How To Create An Eczema-Friendly Diet

How To Create An Eczema-Friendly Diet

Keep Your Skin In Tiptop Shape With These Dietary Tips

If you’re not aware that your diet could be having an effect on your skin’s condition, now’s the time to make some changes. Discover how adapting your diet could help relieve your symptoms of eczema, the condition that can be miserable to live with. Eczema is a chronic, inflammatory skin condition that can leave you with red, dry, itchy, scaly skin. 

Oftentimes there are tiny blisters and the skin can split, causing much pain. It's very common for children, with up to 12 percent of children suffering with the condition, and it can persist into adulthood if nutritional changes and habits are recognized and altered. While eczema can be persistent, it is possible to improve symptoms, and adapting your diet can make a huge difference. 

Here's five common ways to improve your symptoms of eczema. 

1. Eliminate allergens

Most eczema sufferers have higher than normal antibodies in their system, which means they are having an allergic reaction. These same individuals also suffer from allergic rhinitis, hayfever and/or asthma. Whereas the most common sources of allergic reactions are milk, eggs, peanuts, fish, soy, wheat, gluten, citrus and chocolate, an elimination diet can be a good way to identify if they’re contributing to your eczema. Cut out these foods one at a time, and work with a nutritionist or dietitian to ensure that you’re not missing out on any important nutrients. 

You can also try a rotation diet, where you only eat some of these highlighted foods once every four days. This can be sometimes useful in improving your eczema symptoms.

2. Take probiotics for healthy digestion

The health of the digestive tract can have an effect on eczema sufferers by supporting your immune system. The development of a healthy immune system depends on having a diverse range of bacteria in your gut from birth, and specific strains of probiotics (healthy bacteria) have been found particularly helpful for building a strong immune system, including Bifidobacteria and Lactobacillus species.

Pregnant women with eczema have found that when a probiotic blend was given to mothers during pregnancy--and again to the babies after birth--there’s a significant reduction in the development of eczema and allergies as the child gets older.

3. Follow an anti-inflammatory diet 

Inflammation is a key component in the development of eczema, so following an anti-inflammatory diet can be very beneficial. Diets high in sugar and refined carbohydrates result in elevated insulin levels, which in turn promotes inflammation. Instead, eat whole grain carbohydrates, protein, and plenty of vegetables to help keep insulin levels down.

It’s vital to get the right balance of fats in the diet that can also have an anti-inflammatory effect. If you don't have allergies, it may be beneficial to eat plenty of oily fish, seafood, nuts, seeds and flax oil, while eating less saturated fat by cutting back on dairy and red meat. Individuals with eczema often have an altered ability to metabolize essential fats. 

But, essential fats--and in particular omega 3 fatty acids--are required for skin health and for their roles in reducing inflammation. The most readily absorbed form of omega-3 for eczema sufferers is found in oily fish, and if it’s not possible to eat oily fish three times a week, consider supplementing with a marine algae omega-3 supplement or applying a topical smoothing cream to help eliminate fine lines and wrinkles, all due in part to overwhelming inflammatory foods. 

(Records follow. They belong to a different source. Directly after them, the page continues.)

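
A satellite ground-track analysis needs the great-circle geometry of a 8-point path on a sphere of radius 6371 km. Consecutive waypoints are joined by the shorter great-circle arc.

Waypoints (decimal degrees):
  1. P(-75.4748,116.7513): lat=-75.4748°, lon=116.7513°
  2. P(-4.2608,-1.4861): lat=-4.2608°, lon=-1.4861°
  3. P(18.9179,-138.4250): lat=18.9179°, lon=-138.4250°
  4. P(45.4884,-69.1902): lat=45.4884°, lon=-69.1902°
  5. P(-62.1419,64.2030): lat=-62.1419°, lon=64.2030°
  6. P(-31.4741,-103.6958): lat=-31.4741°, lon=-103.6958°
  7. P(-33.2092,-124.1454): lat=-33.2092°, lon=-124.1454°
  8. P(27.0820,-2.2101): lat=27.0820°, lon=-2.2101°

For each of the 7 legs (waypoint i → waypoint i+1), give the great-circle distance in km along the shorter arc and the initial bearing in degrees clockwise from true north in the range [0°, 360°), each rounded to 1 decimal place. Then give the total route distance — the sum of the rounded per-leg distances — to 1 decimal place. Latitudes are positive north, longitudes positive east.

Leg 1: dist=10303.3 km, bearing=241.6°
Leg 2: dist=15067.7 km, bearing=292.8°
Leg 3: dist=6916.8 km, bearing=47.8°
Leg 4: dist=16547.7 km, bearing=139.0°
Leg 5: dist=9548.9 km, bearing=190.3°
Leg 6: dist=1927.7 km, bearing=258.8°
Leg 7: dist=14460.4 km, bearing=80.8°
Total: 74772.5 km

Leg 1: φ1=-1.3172838, φ2=-0.0743650, Δφ=1.2429188, Δλ=-2.0636319 rad; a=sin²(Δφ/2)+cosφ1·cosφ2·sin²(Δλ/2)=0.5232065031; c=2·atan2(√a, √(1-a))=1.617226013; dist=6371·c=10303.347 ≈ 10303.3 km; running total=10303.3 km
Leg 1 bearing: y=sinΔλ·cosφ2=-0.87855991, x=cosφ1·sinφ2-sinφ1·cosφ2·cosΔλ=-0.47537177; θ=atan2(y, x)=-118.4170° <0 so +360° → 241.5830° ≈ 241.6°
Leg 2: φ1=-0.0743650, φ2=0.3301796, Δφ=0.4045446, Δλ=-2.3900347 rad; a=sin²(Δφ/2)+cosφ1·cosφ2·sin²(Δλ/2)=0.8566691217; c=2·atan2(√a, √(1-a))=2.365046402; dist=6371·c=15067.711 ≈ 15067.7 km; running total=25371.0 km
Leg 2 bearing: y=sinΔλ·cosφ2=-0.64589703, x=cosφ1·sinφ2-sinφ1·cosφ2·cosΔλ=0.27196612; θ=atan2(y, x)=-67.1656° <0 so +360° → 292.8344° ≈ 292.8°
Leg 3: φ1=0.3301796, φ2=0.7939224, Δφ=0.4637427, Δλ=1.2083752 rad; a=sin²(Δφ/2)+cosφ1·cosφ2·sin²(Δλ/2)=0.2668378628; c=2·atan2(√a, √(1-a))=1.085665297; dist=6371·c=6916.774 ≈ 6916.8 km; running total=32287.8 km
Leg 3 bearing: y=sinΔλ·cosφ2=0.65551404, x=cosφ1·sinφ2-sinφ1·cosφ2·cosΔλ=0.59400590; θ=atan2(y, x)=47.8181° ≈ 47.8°
Leg 4: φ1=0.7939224, φ2=-1.0845808, Δφ=-1.8785031, Δλ=2.3281505 rad; a=sin²(Δφ/2)+cosφ1·cosφ2·sin²(Δλ/2)=0.9277599565; c=2·atan2(√a, √(1-a))=2.597350474; dist=6371·c=16547.720 ≈ 16547.7 km; running total=48835.5 km
Leg 4 bearing: y=sinΔλ·cosφ2=0.33955438, x=cosφ1·sinφ2-sinφ1·cosφ2·cosΔλ=-0.39088169; θ=atan2(y, x)=139.0195° ≈ 139.0°
Leg 5: φ1=-1.0845808, φ2=-0.5493267, Δφ=0.5352541, Δλ=-2.9303869 rad; a=sin²(Δφ/2)+cosφ1·cosφ2·sin²(Δλ/2)=0.4640374378; c=2·atan2(√a, √(1-a))=1.498809043; dist=6371·c=9548.912 ≈ 9548.9 km; running total=58384.4 km
Leg 5 bearing: y=sinΔλ·cosφ2=-0.17879616, x=cosφ1·sinφ2-sinφ1·cosφ2·cosΔλ=-0.98125364; θ=atan2(y, x)=-169.6733° <0 so +360° → 190.3267° ≈ 190.3°
Leg 6: φ1=-0.5493267, φ2=-0.5796099, Δφ=-0.0302832, Δλ=-0.3569129 rad; a=sin²(Δφ/2)+cosφ1·cosφ2·sin²(Δλ/2)=0.0227142424; c=2·atan2(√a, √(1-a))=0.302577829; dist=6371·c=1927.723 ≈ 1927.7 km; running total=60312.1 km
Leg 6 bearing: y=sinΔλ·cosφ2=-0.29232076, x=cosφ1·sinφ2-sinφ1·cosφ2·cosΔλ=-0.05780827; θ=atan2(y, x)=-101.1863° <0 so +360° → 258.8137° ≈ 258.8°
Leg 7: φ1=-0.5796099, φ2=0.4726701, Δφ=1.0522799, Δλ=2.1281725 rad; a=sin²(Δφ/2)+cosφ1·cosφ2·sin²(Δλ/2)=0.8216959668; c=2·atan2(√a, √(1-a))=2.269717178; dist=6371·c=14460.368 ≈ 14460.4 km; running total=74772.5 km
Leg 7 bearing: y=sinΔλ·cosφ2=0.75559691, x=cosφ1·sinφ2-sinφ1·cosφ2·cosΔλ=0.12296393; θ=atan2(y, x)=80.7569° ≈ 80.8°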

4. Go with skin care products designed for flare ups

Skin care products that are specifically eczema-friendly are recommended. Avoid products with ingredients like sodium lauryl sulphate, talc, lanolin, propylene glycol, phthalates or any other substance that you react to. Instead, read labels and choose those moisturizers, cleansers, or topical creams that alleviate signs of inflammation. Also, manuka honey can be a helpful alternative because it naturally contains antibacterial, antifungal and antiseptic properties, thus helping to support the immune system. You can either eat a small amount each day or apply topically.

5. Balance your supplement intake

Ensuring you have a good balance of supplements in your daily diet can help your skin's condition. Emerging research suggests anti-inflammatory supplements--if not attained through dietary measures--can help to rebalance the immune system and have been found to be beneficial for people with eczema. The many benefits of the correct supplements appear to boost the skin’s ability to fight infection and reduce inflammation. Nutritional supplements can be very useful, however always seek advice as there can be nutrient interactions between supplements and medication as well as warnings for certain health conditions and symptoms.

The Takeaway

Your skin is the major organ of the body, so it’s vital to keep it glowing, healthy, and restored for a lifetime. No matter the reasons you develop eczema, whether in childhood or adulthood, maintaining a balanced dietary plan will ensure that any inflammatory symptoms are kept to a minimum. If you sense an outbreak that resembles eczema, try an elimination diet and see if it works. 

The best part of maintaining healthy skin and an overall wellness body is to do your research, talk with your physician, get proper dietary guidelines, and revel in a newfound you with the best supplements and skincare products that promote a lifelong glow.